Last Updated on Tuesday, 8 March, 2022 at 1:41 pm by Andre Camilleri
Amin Farah is the chief Executive officer at Pharmacare Premium Ltd, a pharmaceutical manufacturing company located in Hal Far, dedicated to the production of high potency therapeutic products for world markets.
With an increasingly aging population, healthcare authorities and organisations continue to deal with the constant demand to assess new emerging therapies and their introduction into the care services they provide. At any one time, there are countless innovative technologies being developed with the aim of better managing challenging diseases such as cancer. These innovations are driving demand for new effective safe treatments as well as preventative therapies.
In the field of cancer, we see that the disease is increasingly becoming a chronic, manageable one, treatable with well-tolerated therapies directed against specific molecular targets. It is no longer considered an acute disease that requires practitioners to always resort cytotoxic therapies, surgery or radiotherapy to treat.
Not surprisingly, with increasing demand for more effective treatments health authorities are faced with the challenge of increased expenditure, especially in cancer treatments, a therapeutic sector where such expenditure is most pronounced. Health care providers as well as regulators and pharmaceutical companies have to navigate the volume and diversity of emerging therapeutic anti-cancer treatments to assess and develop procedures for targeted patient specific therapies.

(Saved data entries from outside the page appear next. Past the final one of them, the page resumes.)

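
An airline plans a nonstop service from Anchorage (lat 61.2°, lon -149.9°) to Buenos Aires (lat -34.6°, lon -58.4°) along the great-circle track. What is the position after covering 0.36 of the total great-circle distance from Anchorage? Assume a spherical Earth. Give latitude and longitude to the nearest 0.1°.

Convert each endpoint to a unit vector on the sphere (x = cos φ cos λ, y = cos φ sin λ, z = sin φ).
The central angle between the endpoints is δ = arccos(p₁·p₂) ≈ 2.104 rad (120.5°).
Interpolate at f = 0.36 with slerp weights a = sin((1−f)δ)/sin δ ≈ 1.132, b = sin(fδ)/sin δ ≈ 0.798.
p = a·p₁ + b·p₂ ≈ (-0.128, -0.833, 0.539); φ = arcsin(p_z) ≈ 32.61°, λ = atan2(p_y, p_x) ≈ -98.72°.

≈ lat 32.6°, lon -98.7°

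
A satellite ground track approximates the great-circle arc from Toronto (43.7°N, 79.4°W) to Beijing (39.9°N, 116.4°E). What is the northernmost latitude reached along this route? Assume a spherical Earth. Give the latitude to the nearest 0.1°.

≈ 81.3°N

The great circle lies in the plane with unit normal n̂ = (p₁ × p₂)/|p₁ × p₂|.
Here n̂_z ≈ -0.152; the vertex latitude is φ_max = arccos|n̂_z| ≈ 81.3°.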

For new drugs to be licensed by health authorities, manufacturers must prove the quality, effectiveness as well as the safety of their use. While meeting these criteria is essential to the release of drugs to the market, the significant and escalating costs of new product development and other associated expenditures is another major hurdle which health authorities working in a reimbursement system have to consider in deciding to make such treatments available. The main concern is the difficulty in arriving at a “fair” standardised method to evaluate the threshold for an economic decision in favour of releasing such novel drugs which in essence also compromises access to innovative cancer drug therapies.
Ultimately market access decisions by post-regulatory agencies must satisfy answers to forthright legitimate questions of: (a) How much more is the product’s clinical effectiveness in comparison to other products currently in use? and (b) What is the cost-effectiveness in terms of measured health-benefits?

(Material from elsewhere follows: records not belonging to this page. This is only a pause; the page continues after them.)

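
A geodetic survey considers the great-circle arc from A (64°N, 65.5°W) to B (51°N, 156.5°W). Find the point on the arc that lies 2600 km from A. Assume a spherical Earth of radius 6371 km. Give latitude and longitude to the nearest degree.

≈ (65°N, 122°W)

Write both endpoints as unit vectors p₁, p₂ with components (cos φ cos λ, cos φ sin λ, sin φ).
The central angle between the endpoints is δ = arccos(p₁·p₂) ≈ 0.804 rad (46.1°). The total great-circle distance is δ·R ≈ 0.804 × 6371 ≈ 5124 km, so the target fraction is f = 2600/5124 ≈ 0.507.
Interpolate at f ≈ 0.507 with slerp weights a = sin((1−f)δ)/sin δ ≈ 0.536, b = sin(fδ)/sin δ ≈ 0.551.
p = a·p₁ + b·p₂ ≈ (-0.221, -0.352, 0.910); φ = arcsin(p_z) ≈ 65.46°, λ = atan2(p_y, p_x) ≈ -122.08°.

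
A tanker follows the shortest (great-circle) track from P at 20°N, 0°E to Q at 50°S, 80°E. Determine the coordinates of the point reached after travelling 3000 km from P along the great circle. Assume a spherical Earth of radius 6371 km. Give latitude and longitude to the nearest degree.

Convert each endpoint to a unit vector on the sphere (x = cos φ cos λ, y = cos φ sin λ, z = sin φ).
The central angle between the endpoints is δ = arccos(p₁·p₂) ≈ 1.729 rad (99.0°). The total great-circle distance is δ·R ≈ 1.729 × 6371 ≈ 11013 km, so the target fraction is f = 3000/11013 ≈ 0.272.
Interpolate at f ≈ 0.272 with slerp weights a = sin((1−f)δ)/sin δ ≈ 0.963, b = sin(fδ)/sin δ ≈ 0.459.
p = a·p₁ + b·p₂ ≈ (0.957, 0.291, -0.022); φ = arcsin(p_z) ≈ -1.28°, λ = atan2(p_y, p_x) ≈ 16.91°.

≈ 1°S, 17°E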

While such push-pull challenges faced by post-regulatory agencies are acutely focused on originator novel product introductions, the generic industry provides patent enforced welcome relief for payers in both the public and private domains. This delivers significant cost reductions when compared to originator drugs and therefore makes such generic products widely accessible to patients.
The problem with this, of course, is the time lag of some 20 years for a generic to emerge as an affordable widespread product. This extended timeframe also impacts the willingness of medical professionals and patients to use a therapy no longer deemed to be cutting edge.
The end result is that the lifecycle of product launches continues to be moderated between the see-saw drivers of innovation at a high cost, which narrows user accessibility on the one hand, and that of social and market pressure to provide widespread patient access to generic equivalents on the other.